Kiedy trzeba będzie zapłacić za wycięcie drzewa?
Podczas środowego posiedzenia komisji środowiska wprowadzono poprawkę, która zakłada, że jeśli przed upływem 5 lat od dokonania oględzin przez urzędnika gminnego właściciel wystąpi o pozwolenie na budowę, która będzie miała związek z prowadzeniem działalności gospodarczej i będzie realizowana na części nieruchomości, gdzie rosły usunięte drzewa, będzie musiał uiścić opłatę za usunięcie tych drzew.
Jak tłumaczył Skurkiewicz, nowe przepisy zobowiążą też ministra środowiska do wydania dwóch rozporządzeń. W jednym z nich określi, jakie gatunki drzew i ich wiek będą kwalifikowane jako cenne przyrodniczo. Chodzi o tzw. znamiona drzew pomnikowych. Dzięki takiemu rozwiązaniu gmina będzie mogła wydać zakaz wycięcia takiego drzewa.
W drugim minister określi wysokość stawek opłat za wycięcie drzew czy krzewów.
Zgodnie z projektem minister będzie miał pół roku na wydanie tych rozporządzeń.
Nowe prawo też ma luki?
W trakcie posiedzenia posłowie PO i Kukiz'15 wskazywali, że przepisy noweli będą łatwe do obejścia. Propozycja PiS - jak mówiła Gabriela Lenartowicz (PO) - to "pozorne uszczelnienie przepisów". Posłanka przekonywała, że nowela spowoduje, że właściciele nieruchomości "na wszelki wypadek" wytną drzewa na swoich posesjach i po prostu poczekają 5 lat z wnoszeniem pozwolenia o budowę.

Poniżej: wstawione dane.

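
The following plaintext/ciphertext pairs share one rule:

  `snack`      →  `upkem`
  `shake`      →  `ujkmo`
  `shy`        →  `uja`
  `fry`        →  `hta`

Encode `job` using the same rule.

The shift depends on letter class: consonant s→u is +2, but vowel a→k is +10. Vowels shift forward by 10 and consonants shift forward by 2.
Applying it to job: j(cons)+2=l, o(vowel)+10=y, b(cons)+2=d.

lyd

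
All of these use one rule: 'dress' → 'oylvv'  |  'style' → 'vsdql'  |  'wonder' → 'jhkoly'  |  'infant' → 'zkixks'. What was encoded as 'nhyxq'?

moral

This is an affine cipher: with a=0,…,z=25, each position x becomes (23x+23) mod 26.
Undoing it on nhyxq: n(13)→17·(13−23)≡12=m; h(7)→17·(7−23)≡14=o; y(24)→17·(24−23)≡17=r; x(23)→17·(23−23)≡0=a; q(16)→17·(16−23)≡11=l (all mod 26).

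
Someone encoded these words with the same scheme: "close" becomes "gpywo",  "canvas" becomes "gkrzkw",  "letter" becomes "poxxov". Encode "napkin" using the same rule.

The shift depends on letter class: consonant c→g is +4, but vowel o→y is +10. Two shifts are in play — +10 for a/e/i/o/u, +4 for every other letter.
For napkin: n(cons)+4=r, a(vowel)+10=k, p(cons)+4=t, k(cons)+4=o, i(vowel)+10=s, n(cons)+4=r.

rktosr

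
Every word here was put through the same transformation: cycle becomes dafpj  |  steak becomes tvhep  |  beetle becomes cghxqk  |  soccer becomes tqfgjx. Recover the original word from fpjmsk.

engine

In cycle: c→d is +1, y→a is +2, c→f is +3, l→p is +4 — the shift increases by 1 each position. Each letter shifts forward by (position + 1), i.e. 1, 2, 3, … — the shift grows by one for each successive letter.
Decoding fpjmsk: f−1=e, p−2=n, j−3=g, m−4=i, s−5=n, k−6=e.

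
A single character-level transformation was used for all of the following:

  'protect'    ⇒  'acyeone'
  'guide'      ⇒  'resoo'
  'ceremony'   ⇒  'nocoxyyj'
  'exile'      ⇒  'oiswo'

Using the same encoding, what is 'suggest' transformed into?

The shift depends on letter class: consonant p→a is +11, but vowel o→y is +10. Two shifts are in play — +10 for a/e/i/o/u, +11 for every other letter.
For suggest: s(cons)+11=d, u(vowel)+10=e, g(cons)+11=r, g(cons)+11=r, e(vowel)+10=o, s(cons)+11=d, t(cons)+11=e.

derrode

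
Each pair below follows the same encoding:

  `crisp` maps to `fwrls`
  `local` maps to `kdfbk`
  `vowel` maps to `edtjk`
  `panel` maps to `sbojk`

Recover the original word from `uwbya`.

c(2)→f(5) and r(17)→w(22) fit y≡15x+1 (mod 26); the inverse of 15 mod 26 is 7. Each letter's alphabet position (a=0..z=25) is mapped through 15·x+1 mod 26 — an affine cipher.
Decoding uwbya: u(20)→7·(20−1)≡3=d; w(22)→7·(22−1)≡17=r; b(1)→7·(1−1)≡0=a; y(24)→7·(24−1)≡5=f; a(0)→7·(0−1)≡19=t (all mod 26).

draft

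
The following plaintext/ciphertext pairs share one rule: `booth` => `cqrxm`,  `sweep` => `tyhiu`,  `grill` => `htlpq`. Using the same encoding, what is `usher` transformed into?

In booth: b→c is +1, o→q is +2, o→r is +3, t→x is +4 — the shift increases by 1 each position. Each letter shifts forward by (position + 1), i.e. 1, 2, 3, … — the shift grows by one for each successive letter.
For usher: u+1=v, s+2=u, h+3=k, e+4=i, r+5=w.

vukiw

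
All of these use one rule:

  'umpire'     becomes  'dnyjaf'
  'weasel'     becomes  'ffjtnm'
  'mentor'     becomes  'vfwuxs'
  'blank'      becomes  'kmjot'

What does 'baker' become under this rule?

kbtfa

Shifts by position in umpire: pos 0: u→d (+9), pos 1: m→n (+1), pos 2: p→y (+9), pos 3: i→j (+1) — repeating every 2. It's a Vigenère-style cipher with numeric key [9,1]: position i shifts by key[i mod 2].
Applying it to baker: b+9=k, a+1=b, k+9=t, e+1=f, r+9=a.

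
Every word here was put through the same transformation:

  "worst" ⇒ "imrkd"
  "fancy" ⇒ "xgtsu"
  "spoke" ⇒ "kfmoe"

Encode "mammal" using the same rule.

agaagh

w(22)→i(8) and o(14)→m(12) fit y≡19x+6 (mod 26); the inverse of 19 mod 26 is 11. Each letter's alphabet position (a=0..z=25) is mapped through 19·x+6 mod 26 — an affine cipher.
For mammal: m(12)→19·12+6≡0=a; a(0)→19·0+6≡6=g; m(12)→19·12+6≡0=a; m(12)→19·12+6≡0=a; a(0)→19·0+6≡6=g; l(11)→19·11+6≡7=h (all mod 26).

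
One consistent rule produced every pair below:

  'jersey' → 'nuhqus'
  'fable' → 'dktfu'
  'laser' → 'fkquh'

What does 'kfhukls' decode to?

already

j(9)→n(13) and e(4)→u(20) fit y≡9x+10 (mod 26); the inverse of 9 mod 26 is 3. This is an affine cipher: with a=0,…,z=25, each position x becomes (9x+10) mod 26.
Undoing it on kfhukls: k(10)→3·(10−10)≡0=a; f(5)→3·(5−10)≡11=l; h(7)→3·(7−10)≡17=r; u(20)→3·(20−10)≡4=e; k(10)→3·(10−10)≡0=a; l(11)→3·(11−10)≡3=d; s(18)→3·(18−10)≡24=y (all mod 26).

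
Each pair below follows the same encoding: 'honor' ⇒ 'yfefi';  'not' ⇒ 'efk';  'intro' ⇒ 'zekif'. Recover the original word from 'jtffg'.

scoop

Every letter moves 17 places later in the alphabet, wrapping around z→a.
Undoing it on jtffg: j−17=s, t−17=c, f−17=o, f−17=o, g−17=p.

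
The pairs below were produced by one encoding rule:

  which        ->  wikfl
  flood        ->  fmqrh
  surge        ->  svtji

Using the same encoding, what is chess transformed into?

In which: w→w is +0, h→i is +1, i→k is +2, c→f is +3 — the shift increases by 1 each position. Letter i (0-indexed) is shifted by i+0, so successive shifts are 0, 1, 2, ….
For chess: c+0=c, h+1=i, e+2=g, s+3=v, s+4=w.

cigvw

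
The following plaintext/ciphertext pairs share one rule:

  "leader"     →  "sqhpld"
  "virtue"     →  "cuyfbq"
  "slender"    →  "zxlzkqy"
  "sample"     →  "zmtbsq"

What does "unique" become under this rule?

bzpcbq

Shifts by position in leader: pos 0: l→s (+7), pos 1: e→q (+12), pos 2: a→h (+7), pos 3: d→p (+12) — repeating every 2. The shifts repeat in a cycle of length 2: positions 0,1,… shift by +7, +12, then the pattern repeats.
For unique: u+7=b, n+12=z, i+7=p, q+12=c, u+7=b, e+12=q.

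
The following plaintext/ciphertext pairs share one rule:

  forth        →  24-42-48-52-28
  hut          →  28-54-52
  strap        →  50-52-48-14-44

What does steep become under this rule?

50-52-22-22-44

f(#6)→24 and o(#15)→42: differences scale by 2, so n = 2·pos + 12. With a=1..z=26, the number is 2·pos + 12.
For steep: s=19→50, t=20→52, e=5→22, e=5→22, p=16→44.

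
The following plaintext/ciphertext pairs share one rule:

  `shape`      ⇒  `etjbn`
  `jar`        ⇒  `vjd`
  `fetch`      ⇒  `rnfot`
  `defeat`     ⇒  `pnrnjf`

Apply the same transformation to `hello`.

tnxxx

The shift depends on letter class: consonant s→e is +12, but vowel a→j is +9. Two shifts are in play — +9 for a/e/i/o/u, +12 for every other letter.
For hello: h(cons)+12=t, e(vowel)+9=n, l(cons)+12=x, l(cons)+12=x, o(vowel)+9=x.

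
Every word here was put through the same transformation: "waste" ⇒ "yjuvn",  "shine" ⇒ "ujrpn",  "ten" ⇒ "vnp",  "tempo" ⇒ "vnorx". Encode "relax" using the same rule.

The shift depends on letter class: consonant w→y is +2, but vowel a→j is +9. Vowels shift forward by 9 and consonants shift forward by 2.
On relax: r(cons)+2=t, e(vowel)+9=n, l(cons)+2=n, a(vowel)+9=j, x(cons)+2=z.

tnnjz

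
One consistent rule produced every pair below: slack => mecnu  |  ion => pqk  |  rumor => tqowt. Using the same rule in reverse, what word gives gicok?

image

The output letters match the input read backwards, each shifted +2: slack reversed is kcals. Two steps: reverse the string, then apply a Caesar shift of +2.
Decoding gicok: shift back: g−2=e, i−2=g, c−2=a, o−2=m, k−2=i → egami; then reverse → image.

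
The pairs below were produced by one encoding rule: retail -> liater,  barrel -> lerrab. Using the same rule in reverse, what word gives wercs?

The output letters match the input read backwards: retail reversed is liater. It's just the letters in reverse order.
Undoing it on wercs: then reverse → screw.

screw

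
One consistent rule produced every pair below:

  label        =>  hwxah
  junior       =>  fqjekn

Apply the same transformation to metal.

iapwh

Compare letters: l→h is +22, a→w is +22, b→x is +22 — a constant shift. This is a Caesar cipher with shift 22.
On metal: m+22=i, e+22=a, t+22=p, a+22=w, l+22=h.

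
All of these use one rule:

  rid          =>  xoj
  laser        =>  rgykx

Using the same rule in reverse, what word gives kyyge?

essay

Compare letters: r→x is +6, i→o is +6, d→j is +6 — a constant shift. It's a constant shift of +6 (ROT6).
Reversing it on kyyge: k−6=e, y−6=s, y−6=s, g−6=a, e−6=y.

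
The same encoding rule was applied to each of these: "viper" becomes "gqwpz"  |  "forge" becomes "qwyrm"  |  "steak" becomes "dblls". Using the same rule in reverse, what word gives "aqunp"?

pinch

Shifts by position in viper: pos 0: v→g (+11), pos 1: i→q (+8), pos 2: p→w (+7), pos 3: e→p (+11), pos 4: r→z (+8) — repeating every 3. It's a Vigenère-style cipher with numeric key [11,8,7]: position i shifts by key[i mod 3].
Undoing it on aqunp: a−11=p, q−8=i, u−7=n, n−11=c, p−8=h.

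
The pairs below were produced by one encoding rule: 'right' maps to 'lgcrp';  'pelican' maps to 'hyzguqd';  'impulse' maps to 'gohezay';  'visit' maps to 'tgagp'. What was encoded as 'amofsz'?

symbol

r(17)→l(11) and i(8)→g(6) fit y≡15x+16 (mod 26); the inverse of 15 mod 26 is 7. Treating letters as 0–25, the rule is x ↦ 15x + 16 (mod 26).
Undoing it on amofsz: a(0)→7·(0−16)≡18=s; m(12)→7·(12−16)≡24=y; o(14)→7·(14−16)≡12=m; f(5)→7·(5−16)≡1=b; s(18)→7·(18−16)≡14=o; z(25)→7·(25−16)≡11=l (all mod 26).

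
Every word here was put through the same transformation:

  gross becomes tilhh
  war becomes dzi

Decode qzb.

Each pair mirrors across the alphabet (g↔t, r↔i, o↔l): positions sum to 25. Each letter is replaced by its mirror in the alphabet: a↔z, b↔y, c↔x, and so on (the Atbash cipher).
Undoing it on qzb: q↔j, z↔a, b↔y.

jay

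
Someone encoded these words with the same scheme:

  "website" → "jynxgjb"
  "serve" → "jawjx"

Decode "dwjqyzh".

cutlery

The output letters match the input read backwards, each shifted +5: website reversed is etisbew. The word is reversed, then every letter is shifted forward by 5.
Reversing it on dwjqyzh: shift back: d−5=y, w−5=r, j−5=e, q−5=l, y−5=t, z−5=u, h−5=c → yreltuc; then reverse → cutlery.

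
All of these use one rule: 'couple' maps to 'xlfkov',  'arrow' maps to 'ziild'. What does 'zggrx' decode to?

This is the alphabet-reversal cipher (Atbash): a becomes z, b becomes y, etc.
Reversing it on zggrx: z↔a, g↔t, g↔t, r↔i, x↔c.

attic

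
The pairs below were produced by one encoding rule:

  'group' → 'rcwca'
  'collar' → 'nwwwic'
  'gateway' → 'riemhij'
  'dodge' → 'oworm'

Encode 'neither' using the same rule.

ymqesmc

The shift depends on letter class: consonant g→r is +11, but vowel o→w is +8. Two shifts are in play — +8 for a/e/i/o/u, +11 for every other letter.
For neither: n(cons)+11=y, e(vowel)+8=m, i(vowel)+8=q, t(cons)+11=e, h(cons)+11=s, e(vowel)+8=m, r(cons)+11=c.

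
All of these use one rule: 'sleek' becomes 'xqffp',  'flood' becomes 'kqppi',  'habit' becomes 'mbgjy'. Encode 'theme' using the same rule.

ymfrf

The shift depends on letter class: consonant s→x is +5, but vowel e→f is +1. Two shifts are in play — +1 for a/e/i/o/u, +5 for every other letter.
For theme: t(cons)+5=y, h(cons)+5=m, e(vowel)+1=f, m(cons)+5=r, e(vowel)+1=f.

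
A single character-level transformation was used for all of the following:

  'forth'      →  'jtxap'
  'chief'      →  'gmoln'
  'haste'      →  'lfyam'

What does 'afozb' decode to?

waist

The shift increases by 1 at each position, starting from +4: 4, 5, 6, ….
Reversing it on afozb: a−4=w, f−5=a, o−6=i, z−7=s, b−8=t.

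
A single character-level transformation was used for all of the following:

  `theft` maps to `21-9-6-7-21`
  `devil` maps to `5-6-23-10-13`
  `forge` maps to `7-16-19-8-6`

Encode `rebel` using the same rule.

19-6-3-6-13

t is letter #20 and maps to 21: an offset of 1. Each letter is replaced by its alphabet position (a=1..z=26) + 1.
Applying it to rebel: r=18→19, e=5→6, b=2→3, e=5→6, l=12→13.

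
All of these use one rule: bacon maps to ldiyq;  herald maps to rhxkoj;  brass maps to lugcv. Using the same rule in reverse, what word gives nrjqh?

dodge

Shifts by position in bacon: pos 0: b→l (+10), pos 1: a→d (+3), pos 2: c→i (+6), pos 3: o→y (+10), pos 4: n→q (+3) — repeating every 3. A repeating key of period 3 is used — shifts +10, +3, +6 over and over.
Reversing it on nrjqh: n−10=d, r−3=o, j−6=d, q−10=g, h−3=e.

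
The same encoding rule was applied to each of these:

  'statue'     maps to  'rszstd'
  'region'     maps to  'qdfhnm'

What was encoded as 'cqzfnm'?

dragon

Compare letters: s→r is +25, t→s is +25, a→z is +25 — a constant shift. Every letter moves 25 places later in the alphabet, wrapping around z→a.
Decoding cqzfnm: c−25=d, q−25=r, z−25=a, f−25=g, n−25=o, m−25=n.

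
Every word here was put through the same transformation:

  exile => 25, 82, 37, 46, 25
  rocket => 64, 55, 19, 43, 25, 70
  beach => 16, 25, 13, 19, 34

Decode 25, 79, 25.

e(#5)→25 and x(#24)→82: differences scale by 3, so n = 3·pos + 10. Each letter becomes 3×(its alphabet position, a=1..z=26) + 10.
Undoing it on 25, 79, 25: 25→(25−10)÷3=5=e, 79→(79−10)÷3=23=w, 25→(25−10)÷3=5=e.

ewe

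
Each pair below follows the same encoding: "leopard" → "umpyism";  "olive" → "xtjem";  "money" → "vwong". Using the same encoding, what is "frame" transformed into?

Shifts by position in leopard: pos 0: l→u (+9), pos 1: e→m (+8), pos 2: o→p (+1), pos 3: p→y (+9), pos 4: a→i (+8), pos 5: r→s (+1) — repeating every 3. It's a Vigenère-style cipher with numeric key [9,8,1]: position i shifts by key[i mod 3].
On frame: f+9=o, r+8=z, a+1=b, m+9=v, e+8=m.

ozbvm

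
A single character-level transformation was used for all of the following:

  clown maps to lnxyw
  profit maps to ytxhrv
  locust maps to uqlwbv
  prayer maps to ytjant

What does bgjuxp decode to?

Shifts by position in clown: pos 0: c→l (+9), pos 1: l→n (+2), pos 2: o→x (+9), pos 3: w→y (+2) — repeating every 2. The shifts repeat in a cycle of length 2: positions 0,1,… shift by +9, +2, then the pattern repeats.
Reversing it on bgjuxp: b−9=s, g−2=e, j−9=a, u−2=s, x−9=o, p−2=n.

season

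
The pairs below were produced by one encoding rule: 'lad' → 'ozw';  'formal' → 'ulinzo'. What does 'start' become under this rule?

hgzig

Each pair mirrors across the alphabet (l↔o, a↔z, d↔w): positions sum to 25. This is the alphabet-reversal cipher (Atbash): a becomes z, b becomes y, etc.
On start: s↔h, t↔g, a↔z, r↔i, t↔g.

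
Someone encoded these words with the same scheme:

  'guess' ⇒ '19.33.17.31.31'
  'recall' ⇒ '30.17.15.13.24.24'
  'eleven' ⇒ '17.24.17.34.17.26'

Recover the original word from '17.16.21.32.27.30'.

editor

Each letter is replaced by its alphabet position (a=1..z=26) + 12.
Reversing it on 17.16.21.32.27.30: 17→(17−12)÷1=5=e, 16→(16−12)÷1=4=d, 21→(21−12)÷1=9=i, 32→(32−12)÷1=20=t, 27→(27−12)÷1=15=o, 30→(30−12)÷1=18=r.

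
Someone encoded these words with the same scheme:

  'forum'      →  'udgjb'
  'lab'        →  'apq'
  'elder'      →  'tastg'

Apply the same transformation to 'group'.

Compare letters: f→u is +15, o→d is +15, r→g is +15 — a constant shift. This is a Caesar cipher with shift 15.
Applying it to group: g+15=v, r+15=g, o+15=d, u+15=j, p+15=e.

vgdje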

Posłanka Anna Paluch (PiS) podkreśliła, że "wymowa przepisów jest oczywista - jeżeli ktoś wycina drzewa w celu prowadzenia działalności gospodarczej, to musi wnieść stosowne opłaty".
Jan Mencwel ze Stowarzyszenia Miasto jest Nasze podkreślił w rozmowie z dziennikarzami, że zaproponowana przez PiS konieczność zgłoszenia wycinki do gminy jest pozytywna, ponieważ do tej pory właściciele nie mieli jakichkolwiek ograniczeń w wycince.
- Będzie więcej biurokracji wobec kompletnego braku jakiejkolwiek kontroli, która jest teraz, i to jest dobre. Biurokracja nie zawsze jest zła. Kiedy urzędnik może uratować drzewa na skutek swojej decyzji, to my jesteśmy za tym, by tego typu biurokracja działała, bo dzięki temu możemy uchronić drzewa - powiedział Mencwel.
Podobnie jak posłowie opozycji zwrócił jednak uwagę na luki prawne w przepisach zaproponowanych przez PiS. Jak mówił, nie każda działalność gospodarcza ma związek z pozwoleniem na budowę i wskazał, że można wyciąć drzewa, a w ich miejscu postawić reklamę bądź parking.
Skrytykował też półroczny termin, który będzie miał minister środowiska na wydanie odpowiednich rozporządzeń. - Mam obawę, że przez te pół roku wszyscy będą wycinać, co tylko się da, póki minister nie wprowadzi rozporządzenia - podkreślił.
Resort środowiska wyjaśniając półroczny termin na wydanie odpowiednich aktów wykonawczych, wskazał na konieczność przeprowadzenia szczegółowych ekspertyz.